3. Silicon Valley algorithm manipulation
This one relates to both propaganda and censorship, because it facilitates both. Silicon Valley officials have admitted to manipulating their algorithms to make sure that independent media doesn’t get seen very much while artificially elevating the online publications of mass media outlets on the basis that they are “authoritative sources” of information, despite the fact that those “authoritative sources” have lied to us about every war.
Silicon Valley algorithm manipulation does more damage than overt forms of online censorship, because its consequences are much more far-reaching and because people don’t even know it’s happening.
When Google changed its algorithms to ensure that leftist and antiwar media outlets ranked much lower in search results than they used to, it influenced the way millions of people gather information about the most important issues in the world. And hardly anyone ever knew it happened.
If it weren’t for tech giants artificially directing traffic toward empire-approved media outlets, those outlets probably would have shut down by now.
We saw a clear illustration of how disdainful the public is of mass media outlets when the paid streaming service CNN+ was forced to shut down just 30 days after its launch when it failed to maintain even ten thousand daily viewers. People don’t consume mainstream news media unless it is foisted upon them.
4. Government secrecy
Like censorship, government secrecy is another way the empire prevents inconvenient narratives from entering public awareness. By classifying information on the basis of “national security”, the empire prevents unauthorized narratives before they even get off the ground.
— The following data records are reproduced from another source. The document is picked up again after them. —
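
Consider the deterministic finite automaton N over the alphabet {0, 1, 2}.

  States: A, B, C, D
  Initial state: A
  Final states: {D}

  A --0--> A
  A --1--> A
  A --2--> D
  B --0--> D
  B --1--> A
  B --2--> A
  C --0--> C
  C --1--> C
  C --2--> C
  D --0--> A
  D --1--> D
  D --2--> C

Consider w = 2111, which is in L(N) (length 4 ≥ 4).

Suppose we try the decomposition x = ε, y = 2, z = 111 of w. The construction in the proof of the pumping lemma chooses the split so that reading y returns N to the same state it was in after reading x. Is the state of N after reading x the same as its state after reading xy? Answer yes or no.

State sequence: A -2-> D

After x (step 0): A. After xy (step 1): D.
They differ (A ≠ D), so y is not a cycle from the state after x; this split is not the one the pumping-lemma construction produces, and pumping y need not keep the string in L(N).

no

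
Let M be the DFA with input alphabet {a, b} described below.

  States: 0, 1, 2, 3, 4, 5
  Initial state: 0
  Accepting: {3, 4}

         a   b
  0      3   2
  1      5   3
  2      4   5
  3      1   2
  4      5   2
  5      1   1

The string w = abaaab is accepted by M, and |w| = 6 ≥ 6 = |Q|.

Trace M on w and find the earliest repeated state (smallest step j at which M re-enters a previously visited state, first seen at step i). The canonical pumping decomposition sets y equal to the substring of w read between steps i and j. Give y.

baaab

Run of M on w = a b a a a b:
  step 0: 0  (start)
  step 1: 3  (read a: 0→3)
  step 2: 2  (read b: 3→2)
  step 3: 4  (read a: 2→4)
  step 4: 5  (read a: 4→5)
  step 5: 1  (read a: 5→1)
  step 6: 3  (read b: 1→3)   ← first repeat (3 seen earlier)

So i = 1, j = 6, giving x = w[0:1] = a, y = w[1:6] = baaab, z = w[6:6] = ε.
Check: |xy| = 6 ≤ 6 and |y| = 5 ≥ 1. Reading y takes M from 3 back to 3, so every xyⁱz is accepted.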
As Julian Assange once said, “The overwhelming majority of information is classified to protect political security, not national security.”
The amount of power you have should be inversely proportional to the amount of privacy you get. In a healthy society, ordinary people would have full privacy from the government while government officials should have to be fully transparent about their lives, finances and behavior.
In our society it’s exactly reversed: the people are surveilled and monitored while those in power hide vast troves of information behind walls of government opacity.
They hide everything they’re doing from the view of the public, then when people start taking educated guesses about what they might be up to behind the veil of government secrecy they get called “conspiracy theorists”.
There would be no need to form theories about conspiracies if there was complete transparency for the powerful, but of course this would greatly hinder the ability of the powerful to conspire.
They claim they need government secrecy to avoid giving an advantage to the enemy in times of war and conflict, but really they need government secrecy to start wars and conflicts.
5. The war on journalism
Lastly, in order to effectively control the dominant narratives about the world, the empire needs to wage a war on disobedient journalism. We’ve seen this unfold in various ways over the years, but right now none are so clear as the US empire’s persecution of Julian Assange.
The goal of the Assange case is to establish a legal precedent for extraditing any journalist or publisher anywhere in the world who tries to get around US government secrecy. Once a precedent has been set and consent has been manufactured, the war on journalism can really get going.
All of these five points are used to control the way people see, think about, and talk about their world, thereby controlling how they act and how they vote at mass scale. This enables the powerful to maintain an entirely enslaved populace which never tries to escape its enslavement, because it thinks it is already free.